After this success – for some reason – I decided to THEN read the instructions. And at this moment I realized how hard metaphor is to deal with. Because staring me in the face was the fact that even concrete, binary concepts like “ON and “OFF” are culturally and experientially based. The instructions told me “in order to operate, turn your voice ‘off’”. So – it was not mixed up terminals, it was not bad labeling, it was the fact that from the point of view of the device maker – the product concept was about turning my voice on and off – not the device.

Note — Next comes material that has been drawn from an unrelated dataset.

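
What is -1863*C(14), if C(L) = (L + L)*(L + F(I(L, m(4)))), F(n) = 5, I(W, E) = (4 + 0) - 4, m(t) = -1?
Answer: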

So, if we can’t assume shared definition of “off” and “on” clearly across different cultures and experiences – how do we have enough common shared metaphor and language to begin cloud interop standards? The answer is – in dribs and drabs, gradients, and shades of grey.

I am not saying we should just stand pat, and I applaud David Berlind and Stephen O' Grady for running the recent cloud interop event. And some of the first simple actions like "work on a taxonomy" are, I think, the place to start.

But this is not merely a technical situation we need to quickly muscle through - there is a lot of our inner mammal at work here - and we need to be steadfast in simple forward steps and patient with how many of those steps there will be.